Chopra, for those of you who’ve spent the last two decades habitually skipping Oprah, is an Indian doctor made famous for his promotion of yoga, alternative medicine and that New Age spirituality thing that was so in vogue circa 1991.
Someone at THQ saw this (and, presumably, the millions of dollars Chopra’s followers have spent on his teachings) and decided that Mr. Chopra’s work would make a fantastic videogame.
Or, more specifically, that Chopra’s teachings would make a perfect game once mated with Wii- and Kinect-enabled motion controls, and gameplay tropes seemingly lifted from modern, entirely secular synaesthetic games like Rez, Child of Eden, flOw and Amplitude.
Thus, we have the above trailer; equal parts gameplay and Chopra explaining how playing the game might actually improve one’s life. Also, there’s a petite Asian woman bending and flexing in front of the game, in an effort to do something that my limited knowledge of chakras probably prevents me from describing in full.

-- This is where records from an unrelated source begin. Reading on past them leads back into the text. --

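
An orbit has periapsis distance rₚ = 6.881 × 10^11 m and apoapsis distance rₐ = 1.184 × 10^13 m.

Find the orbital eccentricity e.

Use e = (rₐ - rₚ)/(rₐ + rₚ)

e = (rₐ − rₚ) / (rₐ + rₚ).
e = (1.184e+13 − 6.881e+11) / (1.184e+13 + 6.881e+11) = 1.11519e+13 / 1.25281e+13 ≈ 0.8902.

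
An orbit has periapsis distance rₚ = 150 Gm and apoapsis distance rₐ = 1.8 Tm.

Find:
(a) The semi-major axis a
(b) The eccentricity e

Convert to SI: rₚ = 150 Gm = 1.5e+11 m; rₐ = 1.8 Tm = 1.8e+12 m.
(a) a = (rₚ + rₐ) / 2 = (1.5e+11 + 1.8e+12) / 2 ≈ 9.75e+11 m = 975 Gm.
(b) e = (rₐ − rₚ) / (rₐ + rₚ) = (1.8e+12 − 1.5e+11) / (1.8e+12 + 1.5e+11) ≈ 0.8462.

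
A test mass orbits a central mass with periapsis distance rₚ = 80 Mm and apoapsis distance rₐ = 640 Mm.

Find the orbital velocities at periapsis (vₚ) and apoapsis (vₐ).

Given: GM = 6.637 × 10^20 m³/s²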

The game hits retail on November 8. The Wii version sports a $40 price tag, while the Kinect iteration will set you back an additional $10.
Now, far be it from me to question the motivations of a pseudo-religious movement that saw its cultural apogee right around the same time that I was discovering that perhaps girls might not have cooties after all, but I’m really at a loss to explain this game’s existence.
I don’t want to label it a simple cash-grab. That seems dismissive and cold. I want to think that maybe this is some kind of extension of Chopra’s teachings that real people are actually going to use and find fulfillment through. I want to think that THQ has some kind of ulterior motive outside of the cartoonish dollar signs emblazoned over its shareholder’s eyes with every mention of how popular Chopra is as a New Age spiritualist.
Then again, this is a guy who won an Ig Nobel Prize in 1998 for his attempts to connect quantum mechanics to spiritual healing. Admittedly, he later told Richard Dawkins that his references to “quantum theory” were metaphorical — not that that makes them any more valid.
The gameplay tropes in the video seem solid, but coupled with the underlying pseudoscience? That’s a bit of a turn off. Honestly, I’d prefer a game based on the work of Peter Fong. Say what you will about the ethics of giving clams Prozac, but you can’t deny that those mollusks were happy as, uh … clams, I guess.